40 Replies to “Food For Thought From Floriade 2022”

  1. This all sounds utterly distasteful. Beyond that, it’s analogous to the current advice to “just buy an electric vehicle.” Those struggling to pay $30-40 for a gallon of gas can’t afford a standard used car, let alone an EV. The worrisome divide in society these days increasingly is that between the wealthy who control the tech world, and humans trying to adapt to their utopian dreams.

  2. There are two things I like about this: imagination and hope. Hunger is with us near and far, and, though imagination and hope don’t feed anyone at the moment, they give us reason to think that some day all people will have food. If only.

    1. Family recipes could be passed down accurately by replicator, but it would take a few generations and some ingredients common now, such as sugar, will surely be frowned upon. It seems ironic to think of designer food combinations and ideal nutrition when so many people are struggling.

  3. Sounds like hell on earth! I grow my own vegetables and fruits, and as they are organic, I can eat them from the trees or even soil, no powders for me!

    Joanna

    1. A lot would have to change before I’d choose powder rather than freshly picked fruit. The wild raspberries have been very tasty this year along our walks.

  4. The intellectual property ownership rights are crucial and it’s unlikely they will be shared with the masses. Already bigtech agri is trying to claim indigenous seed sources as their own and patent them. Or else limit farmers to their own GM seed varieties that involve massive pesticide use during growing and the dessication of the crop prior to harvesting. Eat, grow and buy real food locally is the way to maintain healthy, autonomous beings. Not easy though to push against the tide of centralised control.

  5. A fun thought exercise, but it does feel a bit fantastical like ‘Soylent Green.’ 🙂
    Personally, I like texture and roughage, 😉 not to mention the pleasure of pulling fresh produce from the garden.

  6. Food for all is a great thought but I’m inclined to agree with some of the other comments. There will likely always be vested interests who will profit from this to the detriment of others and I don’t much like the sound of artificially produced food. Good to know someone is thinking to the future though.

    1. I do not know where I stand on genetically modified food in a normal sense, let alone this. Perhaps they’ll go down the additives route first for the people who add powder to their smoothies. I half-heartedly looked at buying dried strawberries for some recipe or other, not long ago, but they seemed ridiculously expensive.

  7. Some excellent comments generated here which I agree with. I personally would like to see supermarkets offering less choice and more local produce (especially fruit and veg in season) there must be so much wastage. In fact I’d be happy to go back to the time when all we had were local grocers. Here we have farm shops which are far too expensive for most people, but few proper markets.

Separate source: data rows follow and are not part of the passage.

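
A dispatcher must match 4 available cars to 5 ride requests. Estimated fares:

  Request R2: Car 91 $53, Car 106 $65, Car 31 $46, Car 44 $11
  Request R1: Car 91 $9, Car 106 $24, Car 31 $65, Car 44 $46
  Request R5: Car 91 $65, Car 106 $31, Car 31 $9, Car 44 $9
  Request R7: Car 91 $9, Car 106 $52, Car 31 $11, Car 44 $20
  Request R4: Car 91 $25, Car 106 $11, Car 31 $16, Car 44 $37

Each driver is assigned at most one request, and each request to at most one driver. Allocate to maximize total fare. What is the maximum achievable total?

Maximum total: $232

Optimal: Car 91→Request R5 ($65), Car 106→Request R2 ($65), Car 31→Request R1 ($65), Car 44→Request R4 ($37) — total 65+65+65+37 = $232.
Column-greedy (each request in turn goes to its best remaining driver) gives $215, worse by 17.
Next-best assignment: Car 91→Request R5, Car 106→Request R7, Car 31→Request R1, Car 44→Request R4 = $219.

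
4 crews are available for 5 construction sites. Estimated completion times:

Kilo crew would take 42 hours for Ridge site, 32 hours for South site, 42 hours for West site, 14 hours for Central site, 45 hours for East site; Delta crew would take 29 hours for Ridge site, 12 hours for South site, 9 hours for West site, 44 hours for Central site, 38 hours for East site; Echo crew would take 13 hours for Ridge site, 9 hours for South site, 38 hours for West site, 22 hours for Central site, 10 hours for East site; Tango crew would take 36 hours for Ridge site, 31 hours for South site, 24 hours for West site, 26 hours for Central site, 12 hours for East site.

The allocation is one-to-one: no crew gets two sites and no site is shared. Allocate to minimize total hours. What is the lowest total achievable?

Optimal: Kilo crew→Central site (14 hours), Delta crew→West site (9 hours), Echo crew→South site (9 hours), Tango crew→East site (12 hours) — total 14+9+9+12 = 44 hours.
Column-greedy (each site in turn goes to its cheapest remaining crew) gives 63 hours, worse by 19.

Min total: 44 hours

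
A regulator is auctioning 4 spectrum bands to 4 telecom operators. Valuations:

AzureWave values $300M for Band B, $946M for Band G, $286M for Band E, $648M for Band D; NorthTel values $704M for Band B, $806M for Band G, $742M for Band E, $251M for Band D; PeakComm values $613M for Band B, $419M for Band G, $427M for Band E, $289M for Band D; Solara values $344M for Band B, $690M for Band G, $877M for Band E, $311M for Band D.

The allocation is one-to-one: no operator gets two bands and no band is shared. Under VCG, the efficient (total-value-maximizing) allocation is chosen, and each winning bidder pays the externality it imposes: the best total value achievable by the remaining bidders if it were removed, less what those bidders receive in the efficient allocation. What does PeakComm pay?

Efficient allocation: AzureWave→Band D ($648M), NorthTel→Band G ($806M), PeakComm→Band B ($613M), Solara→Band E ($877M); total welfare W = $2944M.
PeakComm receives Band B at value $613M, so the others get W − 613 = $2331M.
Without PeakComm: best allocation of the remaining 3 bidders over all 4 bands is AzureWave→Band G ($946M), NorthTel→Band B ($704M), Solara→Band E ($877M), total $2527M.
VCG payment = (others' best without PeakComm) − (others' welfare with PeakComm) = 2527 − 2331 = $196M.

PeakComm pays $196M.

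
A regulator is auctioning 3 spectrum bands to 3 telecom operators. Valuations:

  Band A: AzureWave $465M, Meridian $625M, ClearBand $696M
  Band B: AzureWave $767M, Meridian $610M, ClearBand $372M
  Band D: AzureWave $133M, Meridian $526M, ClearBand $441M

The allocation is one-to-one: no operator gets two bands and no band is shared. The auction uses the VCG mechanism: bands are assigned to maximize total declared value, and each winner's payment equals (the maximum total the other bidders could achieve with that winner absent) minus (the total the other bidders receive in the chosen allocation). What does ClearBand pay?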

    1. Mum, my sister and I were being nostalgic yesterday about when there was a fruit and veg shop on the next corner (and when all peas in their pods were sweet). One of my concerns about Brexit was continued access to affordable, high quality fruit and veg. I can’t take for granted the chance to buy big, fresh, red bell peppers for 50p, when in the US I’ve often seen relatively puny, half-shrivelled ones offered for $2.

      1. When I first visited Australia (1998) I was appalled at the poor quality of their fruit and veg and how expensive it all was. I guess the best stuff is exported.

    1. I remember when the year 2000 seemed like a long way off! At 105, we’ll perhaps be glad of some other way than standing over a stove to make dinner.